What this approach cannot deliver (the honest list)

  • True per-pixel weighted pooling. The masked run is a pixel substitution, not a per-pixel feature weight. A salient region surrounded by a uniform-grey "perfect match" zone scores differently than the same salient region under a zero-weight zone — VMAF's edge-sensitive features (motion, ADM) react to the boundary between the salient region and the substituted background.
  • Mask-boundary artefacts. A hard threshold creates a sharp step in the substituted YUV that VMAF will partially detect as "edge distortion". A small fade band at the mask boundary mitigates this but does not eliminate it. Documented in the user-facing docs.
  • MOS correlation claims. ROI-VMAF might correlate better with subjective quality than uniform VMAF on talking-head / sports content. Or it might not. This PR makes no such claim — validation against a labelled MOS dataset is a separate research exercise (and would itself need a corpus of saliency-relevant content; the existing Netflix Public + KV + BVI-A/B/C/D corpora are not labelled for "where the eyes go").

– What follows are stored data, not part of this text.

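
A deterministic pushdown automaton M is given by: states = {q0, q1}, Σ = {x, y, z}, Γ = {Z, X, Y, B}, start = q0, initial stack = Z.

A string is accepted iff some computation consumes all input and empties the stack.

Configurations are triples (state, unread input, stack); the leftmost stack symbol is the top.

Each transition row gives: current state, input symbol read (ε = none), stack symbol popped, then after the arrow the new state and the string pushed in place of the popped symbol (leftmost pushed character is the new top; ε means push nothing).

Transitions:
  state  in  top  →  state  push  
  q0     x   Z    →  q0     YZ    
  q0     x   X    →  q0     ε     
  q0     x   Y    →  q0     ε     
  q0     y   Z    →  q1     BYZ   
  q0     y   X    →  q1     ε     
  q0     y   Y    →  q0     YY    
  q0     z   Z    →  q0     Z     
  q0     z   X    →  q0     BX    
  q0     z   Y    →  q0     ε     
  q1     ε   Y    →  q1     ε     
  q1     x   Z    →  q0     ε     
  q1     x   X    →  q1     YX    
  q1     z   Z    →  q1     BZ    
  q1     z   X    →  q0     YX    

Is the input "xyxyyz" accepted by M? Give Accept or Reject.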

What we deliberately don't measure

  • ROI-VMAF vs uniform VMAF PLCC / SROCC — out of scope; would need a saliency-MOS corpus the fork does not currently have.
  • Cross-backend numerical drift of the masked run — out of scope; the masked YUV scoring path uses the unmodified vmaf binary, so any drift it has is the same drift it already has, not a new exposure.
  • Per-codec fairness of ROI-VMAF (does it favour codecs that preserve faces over codecs that preserve textures?) — interesting research question, but for a follow-up PR with a real corpus.

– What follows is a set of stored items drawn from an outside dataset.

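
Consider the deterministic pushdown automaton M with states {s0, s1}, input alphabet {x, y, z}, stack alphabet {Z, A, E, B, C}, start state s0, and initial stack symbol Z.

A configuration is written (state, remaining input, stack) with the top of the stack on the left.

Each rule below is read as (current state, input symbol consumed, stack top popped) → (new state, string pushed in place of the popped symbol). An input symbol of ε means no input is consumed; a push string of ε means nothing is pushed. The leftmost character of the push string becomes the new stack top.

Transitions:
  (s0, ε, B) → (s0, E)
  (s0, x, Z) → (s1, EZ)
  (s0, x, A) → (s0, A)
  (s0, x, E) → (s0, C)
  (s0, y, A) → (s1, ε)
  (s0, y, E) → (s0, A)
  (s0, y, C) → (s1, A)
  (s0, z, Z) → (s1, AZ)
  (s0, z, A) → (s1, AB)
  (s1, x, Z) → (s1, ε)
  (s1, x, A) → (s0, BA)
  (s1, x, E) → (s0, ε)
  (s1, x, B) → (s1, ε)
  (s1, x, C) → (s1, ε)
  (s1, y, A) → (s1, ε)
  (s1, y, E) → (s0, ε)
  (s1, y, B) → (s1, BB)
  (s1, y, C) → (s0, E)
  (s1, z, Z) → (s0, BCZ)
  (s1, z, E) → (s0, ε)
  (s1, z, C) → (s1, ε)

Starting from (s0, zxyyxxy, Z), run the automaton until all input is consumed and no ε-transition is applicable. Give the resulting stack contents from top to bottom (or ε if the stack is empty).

(s0, zxyyxxy, Z) ⊢ (s1, xyyxxy, AZ) ⊢ (s0, yyxxy, BAZ) ⊢ (s0, yyxxy, EAZ) ⊢ (s0, yxxy, AAZ) ⊢ (s1, xxy, AZ) ⊢ (s0, xy, BAZ) ⊢ (s0, xy, EAZ) ⊢ (s0, y, CAZ) ⊢ (s1, ε, AAZ)
All input consumed in state s1 with stack AAZ.

AAZ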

Open questions for the follow-up Option A ADR

  1. Where exactly does the saliency mask attach inside feature_collector.c — pre-min_max_norm? Post-? On VIF only? On ADM only?
  2. Does the saliency mask itself need to be downsampled to match each feature's internal pyramid level, or is bilinear resampling at pool time sufficient?
  3. What does the cross-backend gate look like — bit-exact with the new weighting, or relaxed-tolerance per ADR-0214?
  4. Does the model JSON schema need a roi_weighted flag, or is the weighting a runtime CLI flag with a default of "off"?

These are answered when (and if) Option A is approved. They are listed here so the next person picking this up has the open-question set written down.

Citations

  • ADR-0286 (saliency_student_v1 — fork-trained on DUTS).
  • ADR-0237 (vmaf-tune — sibling tool layout that vmaf-roi copies).
  • ADR-0214 (cross-backend numeric tolerance — would govern Option A).
  • The user's task brief (paraphrased): pick Option C as the lowest-risk scaffold; document Option A as future work; do not claim MOS correlation without measurement.